On 05/06/2014 12:25 PM, Stoo Davies wrote:
> I'm doing some powerfail recovery testing on a storage array over iSCSI.
> Host is RHEL 6.4 kernel 2.6.32-358.el6.x86_64.
>
> With fio 2.1.2 -> 2.1.4 the job file below rides through the disks going
> away, and continues I/O after they come back, without reporting any errors.
> With fio 2.1.5 -> 2.1.8 when the disks come back fio immediately reports
> a meta verification error.
>
> I captured a trace with an finisar analyzer, and can see that after the
> disks come back and the host logs back in, a read is issued for an lba
> which was never written to.
> Since I don't see verification errors outside of the powerfail testing,
> I suspect fio isn't correctly handling failed writes during the time the
> disks are unavailable.
>
> The trace file is rather large, but I can make it available if you need
> to see it.
>
> [whee]
> bs=8k
> thread=4
> time_based=1
> runtime=864000
> readwrite=randrw
> direct=1
> iodepth=128
> ioengine=libaio
> size=100%
> verify=meta
> do_verify=1
> verify_fatal=1
> verify_dump=1
> verify_backlog=8192
> buffer_compress_percentage=95
> ignore_error=ENODEV:EIO,ENODEV:EIO,ENODEV:EIO
> filename=/dev/mapper/lun0
> .
> .
> filename=/dev/mapper/lun9
2.1.5 did indeed change when the IO was logged for verification, so that
does explain why it fails for you now. That's a problem.

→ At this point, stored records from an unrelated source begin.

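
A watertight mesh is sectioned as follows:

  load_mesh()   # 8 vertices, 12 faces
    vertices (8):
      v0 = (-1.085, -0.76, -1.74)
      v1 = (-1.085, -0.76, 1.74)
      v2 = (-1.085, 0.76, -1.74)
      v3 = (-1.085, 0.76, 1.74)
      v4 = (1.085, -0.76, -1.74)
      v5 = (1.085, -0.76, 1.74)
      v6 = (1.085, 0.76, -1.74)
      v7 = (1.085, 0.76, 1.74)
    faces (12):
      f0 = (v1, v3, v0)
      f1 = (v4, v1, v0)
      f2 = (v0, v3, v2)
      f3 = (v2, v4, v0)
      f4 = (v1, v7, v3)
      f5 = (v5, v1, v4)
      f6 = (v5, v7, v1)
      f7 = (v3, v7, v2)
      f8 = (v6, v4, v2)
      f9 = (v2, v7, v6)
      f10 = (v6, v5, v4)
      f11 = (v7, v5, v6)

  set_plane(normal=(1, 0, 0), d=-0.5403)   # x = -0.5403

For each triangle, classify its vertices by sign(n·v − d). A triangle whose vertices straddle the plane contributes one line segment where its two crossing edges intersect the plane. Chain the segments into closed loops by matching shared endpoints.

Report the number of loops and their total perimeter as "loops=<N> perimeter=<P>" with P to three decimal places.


loops=1 perimeter=10.000

Straddling triangles (8 of 12):
  (v4,v1,v0) [+--] → (-0.5403, -0.76, 0.866472)–(-0.5403, -0.76, -1.74)  len=2.6065
  (v2,v4,v0) [-+-] → (-0.5403, 0.378459, -1.74)–(-0.5403, -0.76, -1.74)  len=1.1385
  (v1,v7,v3) [-+-] → (-0.5403, -0.378459, 1.74)–(-0.5403, 0.76, 1.74)  len=1.1385
  (v5,v1,v4) [+-+] → (-0.5403, -0.76, 1.74)–(-0.5403, -0.76, 0.866472)  len=0.8735
  (v5,v7,v1) [++-] → (-0.5403, -0.378459, 1.74)–(-0.5403, -0.76, 1.74)  len=0.3815
  (v3,v7,v2) [-+-] → (-0.5403, 0.76, 1.74)–(-0.5403, 0.76, -0.866472)  len=2.6065
  (v6,v4,v2) [++-] → (-0.5403, 0.378459, -1.74)–(-0.5403, 0.76, -1.74)  len=0.3815
  (v2,v7,v6) [-++] → (-0.5403, 0.76, -0.866472)–(-0.5403, 0.76, -1.74)  len=0.8735

Chained into 1 loop(s):
  loop 1: 8 segments, perimeter = 10.0000
Total perimeter = 10.000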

Can you try with this patch? I'm not going to commit it yet, I want to
carefully audit all paths to ensure we also unlog or trim an io_piece,
if we don't fully complete it.
--
Jens Axboe
diff --git a/backend.c b/backend.c
index 9deef284e36b..e6a47716094f 100644
--- a/backend.c
+++ b/backend.c
@@ -780,6 +780,7 @@ static uint64_t do_io(struct thread_data *td)
case FIO_Q_COMPLETED:
if (io_u->error) {
ret = -io_u->error;
+ unlog_io_piece(td, io_u);
clear_io_u(td, io_u);
} else if (io_u->resid) {
int bytes = io_u->xfer_buflen - io_u->resid;
@@ -830,6 +831,7 @@ sync_done:
bytes_issued += io_u->xfer_buflen;
break;
case FIO_Q_BUSY:
+ unlog_io_piece(td, io_u);
requeue_io_u(td, &io_u);
ret2 = td_io_commit(td);
if (ret2 < 0)
diff --git a/io_u.c b/io_u.c
index 4b0b5a7a11bd..e132fd9d2d98 100644
--- a/io_u.c
+++ b/io_u.c
@@ -1622,8 +1622,15 @@ static void io_completed(struct thread_data *td, struct io_u *io_u,
* Mark IO ok to verify
*/
if (io_u->ipo) {
- io_u->ipo->flags &= ~IP_F_IN_FLIGHT;
- write_barrier();
+ /*
+ * Remove errored entry from the verification list
+ */
+ if (io_u->error)
+ unlog_io_piece(td, io_u);
+ else {
+ io_u->ipo->flags &= ~IP_F_IN_FLIGHT;
+ write_barrier();
+ }
}
td_io_u_unlock(td);
diff --git a/iolog.c b/iolog.c
index f49895929c34..33ec07afed4e 100644
--- a/iolog.c
+++ b/iolog.c
@@ -268,6 +268,23 @@ restart:
td->io_hist_len++;
}
+void unlog_io_piece(struct thread_data *td, struct io_u *io_u)
+{
+ struct io_piece *ipo = io_u->ipo;
+
+ if (!ipo)
+ return;
+
+ if (ipo->flags & IP_F_ONRB)
+ rb_erase(&ipo->rb_node, &td->io_hist_tree);
+ else if (ipo->flags & IP_F_ONLIST)
+ flist_del(&ipo->list);
+
+ free(ipo);
+ io_u->ipo = NULL;
+ td->io_hist_len--;
+}
+
void write_iolog_close(struct thread_data *td)
{
fflush(td->iolog_f);
diff --git a/iolog.h b/iolog.h
index 50d09e26bfbe..8b1d5880da74 100644
--- a/iolog.h
+++ b/iolog.h
@@ -110,6 +110,7 @@ extern void log_io_u(struct thread_data *, struct io_u *);
extern void log_file(struct thread_data *, struct fio_file *, enum file_log_act);
extern int __must_check init_iolog(struct thread_data *td);
extern void log_io_piece(struct thread_data *, struct io_u *);
+extern void unlog_io_piece(struct thread_data *, struct io_u *);
extern void queue_io_piece(struct thread_data *, struct io_piece *);
extern void prune_io_piece_log(struct thread_data *);
extern void write_iolog_close(struct thread_data *);